Geometry- and appearance-controlled full-body human image generation is an interesting but challenging task. Existing solutions are either unconditional or dependent on coarse conditions (e.g., pose, text), thus lacking explicit geometry and appearance control of body and garment. Sketching offers such editing ability and has been adopted in various sketch-based face generation and editing solutions. However, directly adapting sketch-based face generation to full-body generation often fails to produce high-fidelity and diverse results due to the high complexity and diversity in the pose, body shape, and garment shape and texture. Recent geometrically controllable diffusion-based methods mainly rely on prompts to generate appearance and it is hard to balance the realism and the faithfulness of their results to the sketch when the input is coarse. This work presents Sketch2Human, the first system for controllable full-body human image generation guided by a semantic sketch (for geometry control) and a reference image (for appearance control). Our solution is based on the latent space of StyleGAN-Human with inverted geometry and appearance latent codes as input. Specifically, we present a sketch encoder trained with a large synthetic dataset sampled from StyleGAN-Human's latent space and directly supervised by sketches rather than real images. Considering the entangled information of partial geometry and texture in StyleGAN-Human and the absence of disentangled datasets, we design a novel training scheme that creates geometry-preserved and appearance-transferred training data to tune a generator to achieve disentangled geometry and appearance control. Although our method is trained with synthetic data, it can handle hand-drawn sketches as well. Qualitative and quantitative evaluations demonstrate the superior performance of our method to state-of-the-art methods.

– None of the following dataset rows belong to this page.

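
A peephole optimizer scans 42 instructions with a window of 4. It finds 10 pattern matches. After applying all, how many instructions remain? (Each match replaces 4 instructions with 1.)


Each match removes 3 instructions.
Total removed = 10 * 3 = 30
Remaining = 42 - 30 = 12

12


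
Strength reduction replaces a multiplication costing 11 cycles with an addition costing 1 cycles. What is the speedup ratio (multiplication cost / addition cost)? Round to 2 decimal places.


Ratio = mult_cost / add_cost = 11 / 1 = 11.0

11.0


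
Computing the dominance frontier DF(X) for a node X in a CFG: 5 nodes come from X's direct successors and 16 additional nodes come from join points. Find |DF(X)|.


DF(X) = direct successor contributions + join point contributions
= 5 + 16 = 21

21


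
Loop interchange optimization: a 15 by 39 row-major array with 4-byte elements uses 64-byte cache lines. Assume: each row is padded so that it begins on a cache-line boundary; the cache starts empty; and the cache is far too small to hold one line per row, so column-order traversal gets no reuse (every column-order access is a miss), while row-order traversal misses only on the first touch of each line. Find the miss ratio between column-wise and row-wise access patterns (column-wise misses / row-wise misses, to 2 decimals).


Each row occupies 39 * 4 = 156 bytes and starts on a line boundary, so it spans ceil(156 / 64) = 3 cache lines.
Row-major traversal misses (one per line touched): 15 * ceil(39 * 4 / 64) = 45
Column-major traversal misses (no reuse, every access misses): 15 * 39 = 585
Ratio = 585 / 45 = 13.0

13.0


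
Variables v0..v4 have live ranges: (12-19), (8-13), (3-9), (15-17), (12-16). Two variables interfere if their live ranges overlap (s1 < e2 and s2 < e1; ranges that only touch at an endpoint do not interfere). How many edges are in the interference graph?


Check all pairs for overlapping intervals.
Two intervals (s1,e1) and (s2,e2) overlap if s1 < e2 and s2 < e1.
v0 (12-19) vs v1..v4: overlaps v1, v3, v4 -> 3
v1 (8-13) vs v2..v4: overlaps v2, v4 -> 2
v2 (3-9) vs v3..v4: overlaps none -> 0
v3 (15-17) vs v4: overlaps v4 -> 1
Total overlapping pairs = 3 + 2 + 0 + 1 = 6

6


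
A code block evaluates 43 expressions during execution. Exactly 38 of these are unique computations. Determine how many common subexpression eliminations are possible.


CSE count = total expressions - unique expressions
= 43 - 38 = 5

5


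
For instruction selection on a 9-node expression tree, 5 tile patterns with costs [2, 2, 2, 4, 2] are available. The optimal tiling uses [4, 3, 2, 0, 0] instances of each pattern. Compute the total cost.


Total cost = sum(count_i * cost_i)
= 4*2 + 3*2 + 2*2 + 0*4 + 0*2
= 18

18


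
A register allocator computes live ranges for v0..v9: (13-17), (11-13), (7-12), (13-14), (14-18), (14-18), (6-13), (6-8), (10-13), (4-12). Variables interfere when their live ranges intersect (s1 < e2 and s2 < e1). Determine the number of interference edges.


Check all pairs for overlapping intervals.
Two intervals (s1,e1) and (s2,e2) overlap if s1 < e2 and s2 < e1.
v0 (13-17) vs v1..v9: overlaps v3, v4, v5 -> 3
v1 (11-13) vs v2..v9: overlaps v2, v6, v8, v9 -> 4
v2 (7-12) vs v3..v9: overlaps v6, v7, v8, v9 -> 4
v3 (13-14) vs v4..v9: overlaps none -> 0
v4 (14-18) vs v5..v9: overlaps v5 -> 1
v5 (14-18) vs v6..v9: overlaps none -> 0
v6 (6-13) vs v7..v9: overlaps v7, v8, v9 -> 3
v7 (6-8) vs v8..v9: overlaps v9 -> 1
v8 (10-13) vs v9: overlaps v9 -> 1
Total overlapping pairs = 3 + 4 + 4 + 0 + 1 + 0 + 3 + 1 + 1 = 17

17


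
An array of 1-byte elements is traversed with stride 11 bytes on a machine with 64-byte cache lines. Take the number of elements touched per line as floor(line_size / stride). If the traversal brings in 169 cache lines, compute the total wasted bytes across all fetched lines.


Elements per line = floor(64 / 11) = 5
Bytes used per line = 5 * 1 = 5
Wasted per line = 64 - 5 = 59
Total wasted = 59 * 169 = 9971

9971


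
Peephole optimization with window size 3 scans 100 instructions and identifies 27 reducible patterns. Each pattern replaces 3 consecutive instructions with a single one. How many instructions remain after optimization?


Each match removes 2 instructions.
Total removed = 27 * 2 = 54
Remaining = 100 - 54 = 46

46


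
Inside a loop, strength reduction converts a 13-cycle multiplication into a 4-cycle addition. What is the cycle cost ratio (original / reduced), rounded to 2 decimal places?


Ratio = mult_cost / add_cost = 13 / 4 = 3.25

3.25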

翻译：几何与外观可控的全身人体图像生成是一项有趣但具有挑战性的任务。现有解决方案要么是无条件的，要么依赖于粗粒度条件（如姿势、文本），缺乏对身体和服装的显式几何与外观控制。草图提供了这种编辑能力，并已被应用于多种基于草图的人脸生成与编辑方案中。然而，直接将基于草图的人脸生成方法迁移到全身人体生成中，往往因姿势、体型、服装形状及纹理的高度复杂性与多样性，而难以生成高保真度且多样化的结果。近期基于几何可扩散控制的方法主要依赖提示词生成外观，当输入草图较为粗糙时，难以在结果真实性与对草图的忠实度之间取得平衡。本文提出Sketch2Human，这是首个由语义草图（控制几何）和参考图像（控制外观）引导的可控全身人体图像生成系统。我们的解决方案基于StyleGAN-Human的潜在空间，以反转后的几何与外观潜在编码作为输入。具体而言，我们训练了一个草图编码器，该编码器使用从StyleGAN-Human潜在空间中采样的大规模合成数据集进行训练，并直接以草图而非真实图像作为监督信号。考虑到StyleGAN-Human中部分几何与纹理信息的纠缠性以及解耦数据集的缺失，我们设计了一种新颖的训练方案，通过生成几何保持且外观迁移的训练数据来调整生成器，从而实现几何与外观控制的解耦。尽管我们的方法使用合成数据训练，但它同样能够处理手绘草图。定性与定量评估表明，我们的方法在性能上优于当前最先进的方案。